ReGeneration Festival : face à la pandémie, c’est ainsi que s’est rebaptisé le New Generation Festival de Florence, pour sa quatrième édition. Au programme, cette année, La Cenerentola de Rossini dans une mise en scène très « music-hall » signée Jean-Romain Vesperini, et un concert symphonique dirigé par Daniele Rustioni, sans oublier bien d’autres réjouissances, tantôt dans les jardins du Palais Pitti, tantôt au Palazzo Corsini.

Le dispositif

Depuis 2017, Florence accueille, dans les jardins du Palazzo Corsini, le New Generation Festival. Fondée par trois Britanniques – Maximilian Fane, Roger Granville et Frankie Parham –, cette manifestation propose pendant quelques jours de la fin du mois d’août concerts classiques et représentations d’opéra, mais avec aussi une ouverture sur le jazz, sans oublier le théâtre. Et comme son nom l’indique, l’objectif est de permettre à une « nouvelle génération » d’artistes de s’exprimer, en donnant la priorité aux moins de 30 ans. En 2017, Donizetti avait été mis à l’honneur avec L’Elisir d’amore, après quoi le NGF s’était fait mozartien : en 2018, Don Giovanni, en 2019 Le nozze di Figaro. On aurait donc pu s’attendre à ce que des représentations de Così fan tutte viennent conclure cette trilogie Da Ponte bien entamée, mais il en a été décidé autrement.

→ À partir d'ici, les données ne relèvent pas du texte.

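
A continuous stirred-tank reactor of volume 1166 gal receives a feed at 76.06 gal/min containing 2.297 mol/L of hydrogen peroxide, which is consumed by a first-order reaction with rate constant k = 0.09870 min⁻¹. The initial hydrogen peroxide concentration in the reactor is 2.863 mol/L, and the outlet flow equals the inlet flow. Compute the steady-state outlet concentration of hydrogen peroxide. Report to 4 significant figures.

0.9140 mol/L

V dC/dt = Q(C_in − C) − k V C.
Steady state (dC/dt = 0): C_ss = Q C_in/(Q + kV) = C_in/(1 + kV/Q).
C_ss = 76.06·2.297/(76.06 + 0.09870·1166) = 174.710/191.144 = 0.914021 mol/L.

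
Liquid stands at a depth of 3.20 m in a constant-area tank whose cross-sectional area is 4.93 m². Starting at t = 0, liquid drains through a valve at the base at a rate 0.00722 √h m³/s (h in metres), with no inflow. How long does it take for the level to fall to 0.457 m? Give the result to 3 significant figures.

Unsteady balance on liquid volume: A dh/dt = −0.00722 √h.
Separate and integrate: 2(√h − √h₀) = −(0.00722/A) t.
t = 2A(√h₀ − √h)/0.00722 = 2·4.93·(√3.20 − √0.457)/0.00722
  = 9.8600 × (1.7889 − 0.67602) / 0.00722 = 1519.7 s.

1520 s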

En cette année de tous les bouleversements, Il est déjà assez réjouissant que le festival ait pu être maintenu. Pour exister, l’édition 2020 a dû cependant sortir de son cadre habituel : adieu au palais Corsini (sauf pour les concerts de midi), bienvenue au palais Pitti. Depuis quelques jours, les jardins Boboli sont fermés au public pour cause de répétitions dans le « Teatro delle Colonne », structure temporaire installée dans ce qui est d’ordinaire le Prato delle colonne, à la pointe sud du jardin. Compte tenu des règles de distanciation sociale, c’est seulement dans ce vaste espace qu’il était possible de réunir un public raisonnablement nombreux – les chaises sont placées à un mètre les unes des autres –, l’orchestre étant lui aussi disposée de manière très aérée, et les chanteurs sur scène évitant plus ou moins les contacts trop rapprochés (sans aller toutefois jusqu’à la sévérité du procédé mis en place à Madrid pour les récentes représentations de Traviata).

C’est donc à l’ombre du Palais Pitti que se déroule cette fois la manifestation, avec accueil en musique dès 19h dans la cour d’Ammanati, puis avant-concert à 19h30 devant l’orangerie (ou plutôt la « citronnerie », ainsi qu’elle est désignée). Et à 20h, le public jusque-là debout et déambulant et invité à aller s’asseoir pour la représentation ou le grand concert.

Gurgen Baveyan (Dandini)

En ce premier soir, mercredi 26 août, Rossini fait son entrée au New Generation Festival avec Cenerentola. Retour au XIXe siècle après deux années mozartiennes, mais sans quitter le répertoire italien ; malgré une présence britannique assez forte (et très logique, compte tenu de la nationalité des organisateurs), on peut supposer que les spectateurs italiens apprécient de voir jouer des œuvres dans leur langue. Quant aux compositeurs choisis, ils permettent de ne pas surexposer ces jeunes talents sur lesquels mise le festival, en programmant des œuvres susceptibles de mettre les voix à trop rude épreuve.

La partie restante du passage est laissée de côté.